Catherine Malabou: Heir to Heidegger, Hegel, and Derrida?
Rather than having to wait a year or more for reviews of scholarly books, the Web has allowed for more immediate attention and discussion of scholarly books to emerge in a more shorter time. For instance, Catherine Malabou’s Plasticity at the Dusk of Writing: Dialectic, Destruction, and Deconstruction, published in November 2009, has already received a lot of attention, including a recent review in Notre Dame Philosophical Reviews (NDPR).
In his review, John Protevi writes, “[Plasticity at the Dusk of Writing] has the form of an intellectual autobiography, though it is not really about Malabou the person, but about the concepts of our era, or more strikingly still, about the “materiality of existence and [the transformations of] its ontological meaning.” Protevi continues calling it an “excellent work,” and praises Malabou for “providing us with an exhilarating tour of a masterful reader, writer, and thinker of the hugely important tradition gathered under the names Hegel, Heidegger, and Derrida.”

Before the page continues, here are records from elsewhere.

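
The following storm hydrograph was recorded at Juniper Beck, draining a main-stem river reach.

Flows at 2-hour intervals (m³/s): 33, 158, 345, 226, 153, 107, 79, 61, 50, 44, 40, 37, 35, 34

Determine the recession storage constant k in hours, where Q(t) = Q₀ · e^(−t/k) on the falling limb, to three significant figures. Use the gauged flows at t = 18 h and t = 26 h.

On the falling limb, Q drops from 44 to 34 m³/s between t = 18 h and t = 26 h (Δt = 8 h).
k = −Δt / ln(Q₂/Q₁) = −8 / ln(34/44) = 31.0 h.

k ≈ 31.0 h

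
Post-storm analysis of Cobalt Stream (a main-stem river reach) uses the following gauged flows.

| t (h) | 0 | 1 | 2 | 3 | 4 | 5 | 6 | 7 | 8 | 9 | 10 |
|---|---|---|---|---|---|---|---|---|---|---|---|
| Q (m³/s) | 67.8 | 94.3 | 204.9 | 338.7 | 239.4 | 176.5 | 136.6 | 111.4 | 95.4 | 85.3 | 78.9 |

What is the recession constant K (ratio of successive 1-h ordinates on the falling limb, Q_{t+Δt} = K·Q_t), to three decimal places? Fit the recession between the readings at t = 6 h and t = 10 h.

Using the recession-limb readings at t = 6 h and t = 10 h: Q falls from 136.6 to 78.9 m³/s over 4 intervals.
K = (Q₂/Q₁)^(1/4) = (78.9/136.6)^(1/4) = 0.872.

K ≈ 0.872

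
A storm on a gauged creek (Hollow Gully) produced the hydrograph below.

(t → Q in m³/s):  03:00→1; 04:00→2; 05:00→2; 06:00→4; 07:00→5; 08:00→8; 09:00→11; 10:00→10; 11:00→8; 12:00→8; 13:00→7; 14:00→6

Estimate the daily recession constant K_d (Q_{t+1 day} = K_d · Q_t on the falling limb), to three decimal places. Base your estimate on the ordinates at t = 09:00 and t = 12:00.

Between t = 09:00 and t = 12:00 the flow falls from 11 to 8 m³/s over 3×1 h = 3 h.
Per-interval ratio K = (8/11)^(1/3) = 0.8993; K_d = K^(24/1) = 0.078.

K_d ≈ 0.078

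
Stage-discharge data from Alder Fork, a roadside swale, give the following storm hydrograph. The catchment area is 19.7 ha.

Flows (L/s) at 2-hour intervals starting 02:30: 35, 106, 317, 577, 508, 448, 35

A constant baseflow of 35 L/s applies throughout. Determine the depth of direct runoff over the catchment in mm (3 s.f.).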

For the past month, the excellent group blog An und fur sich, which is comprised of professors and grad students, has been having a book event for Plasticity at the Dusk of Writing. Like the NDPR review, the discussion at An und Fur sich focuses on the importance of Malabou for contemporary thought.
Clayton Crockett, who wrote the foreword to the book, opened the discussion at An und fur sich, writing:
I think that Malabou’s ideas have many resonances and are important for many areas of thought. In terms of Continental philosophy of religion and radical theology, I think that her sharp rejection of messianism is provocative and important for thinking about the relationship between deconstruction and religion…. Finally, although Malabou is a student of Derrida, her work is studded with insights of Deleuze, and plasticity helps draw out some of the implications of Deleuze’s discussions of the brain, most powerfully in Cinema 2. So for me at least plasticity is this incredibly rich notion with which to think, and Malabou has given us these incisive and brilliant readings of important philosophical thinkers, and I think she deserves to be considered one of the major contemporary philosophers in the world today.